Propofol-induced damage to the blood-brain barrier endothelium evinces a vascular endothelial growth factor (VEGF) -dependent mechanism.
Background and Hypothesis:
Propofol is an anesthetic commonly used to induce general anesthesia for a myriad of medical procedures. However, a growing corpus of evidence suggests that propofol-induced increases in VEGF may contribute to blood-brain barrier (BBB) leakiness in varying animal models. The BBB is a neurovascular structure which protects the central nervous system from pathogens, toxins, and other deleterious metabolites; therefore, considerations regarding BBB integrity in humans are indispensable to the practice of anesthesia. We hypothesize that propofol-induced BBB dysfunction in human models is partially mediated by an increase in VEGF expression.
We utilized human induced pluripotent stem cells (hiPSC) to derive brain microvascular endothelial cells (BMECs)—the barrier forming cell type of the BBB. BMECs were then subjected to clinically relevant doses of propofol for 3 hours, and barrier integrity was monitored via transendothelial electrical resistance (TEER) and para-cellular permeability for up to 72 hours. Propofol-induced VEGF levels were determined with an ELISA assay. Axitinib, a VEGF receptor blocker, was further utilized to assess the role of VEGF in propofol-induced BBB breakdown.

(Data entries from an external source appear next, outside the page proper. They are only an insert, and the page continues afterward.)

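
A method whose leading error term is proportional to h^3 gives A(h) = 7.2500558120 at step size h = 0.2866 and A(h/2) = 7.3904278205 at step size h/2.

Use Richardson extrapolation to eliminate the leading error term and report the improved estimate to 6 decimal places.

7.410481

Order 3 gives 2^r = 8 and 2^r − 1 = 7.
2^3*A(h/2) = 59.1234225640; minus A(h) gives 51.8733667520.
R = 51.8733667520/7 = 7.4104809646
Gap between inputs: 1.404e-01; correction applied: +0.0200531441.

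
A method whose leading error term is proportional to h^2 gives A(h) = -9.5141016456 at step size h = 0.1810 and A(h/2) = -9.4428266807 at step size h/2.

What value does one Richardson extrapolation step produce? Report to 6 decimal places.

-9.419068

Leading term ∝ h^2; use weight 4 = 2^2.
Weighted: (-37.7713067228) − (-9.5141016456) = -28.2572050772
Extrapolated: (-28.2572050772) / 3 = -9.4190683591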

Prior works, including this study, have shown that propofol induces BBB damage, as demonstrated by decreases in TEER; here, preliminary work with ELISA assays further suggest that BMECs treated with propofol demonstrate an upregulation of VEGF. Pretreatment of BMECs with Axitinib before the addition of propofol partially rescues TEER and thus attenuates the propofol-mediated diminution of TEER. These observations thereby implicate VEGF as a damage mediator after propofol treatment.
Conclusion and Potential Impact:
This study utilized an in vitro model to demonstrate that propofol may mediate, in part, damage to blood- brain barrier endothelium via a VEGF dependent mechanism; thus, this work may guide future investigations to facilitate the development of safer anesthetic alternatives, or towards additional pharmacologic interventions that counteract propofol-mediated damage during anesthetic induction.